Spire Sports + Entertainment, which represents Askew and was among those who pushed the driver to see a doctor, noted Arrow McLaren SP did not reveal that Askew was suffering from a concussion in its Thursday announcement he would miss next week’s race.

“Oliver clearly demonstrated his talent until Lap 91 of the Indianapolis 500, and I hope this does not become another case study of why athletes do not tell their teams they are injured,” said agent Jeff Dickerson. “The reason they do that is because more often times than not they are replaced.

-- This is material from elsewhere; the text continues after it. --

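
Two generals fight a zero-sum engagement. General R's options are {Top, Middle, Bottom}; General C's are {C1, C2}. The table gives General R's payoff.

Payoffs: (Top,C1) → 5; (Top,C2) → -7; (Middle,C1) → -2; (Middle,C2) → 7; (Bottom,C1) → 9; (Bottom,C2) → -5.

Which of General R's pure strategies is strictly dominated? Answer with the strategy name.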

In motorsports, there is always somebody to replace you, and whether it was Dale Jr. or Oliver Askew, there is always another driver available.

“I hope this is not a barrier to progress for other drivers — especially young drivers afraid of losing their job — to notify their teams they are hurt. I hope the team proves me wrong because the good news is, the kid has had a head injury for the past month and has still run 14th in IndyCar.”

After finally seeking medical treatment, Askew said he was relieved to learn there was something wrong. He said doctors told him the injury has a “100% recovery rate” and he believes he will be able to race in the IndyCar season finale next month at St. Petersburg. He’s been rehabilitating with exercises and tasks that strain the brain such as deliberately going to grocery stores and the airport.

“Honestly, you know, if I had not gone to see medical professionals I would probably stay in the car,” Askew said. “But now after hearing what’s wrong and that it could get worse, God forbid I have another hit, I know I did the right thing. I think I can be an example for young drivers now in stepping up and saying something is wrong, I need to have this checked out.”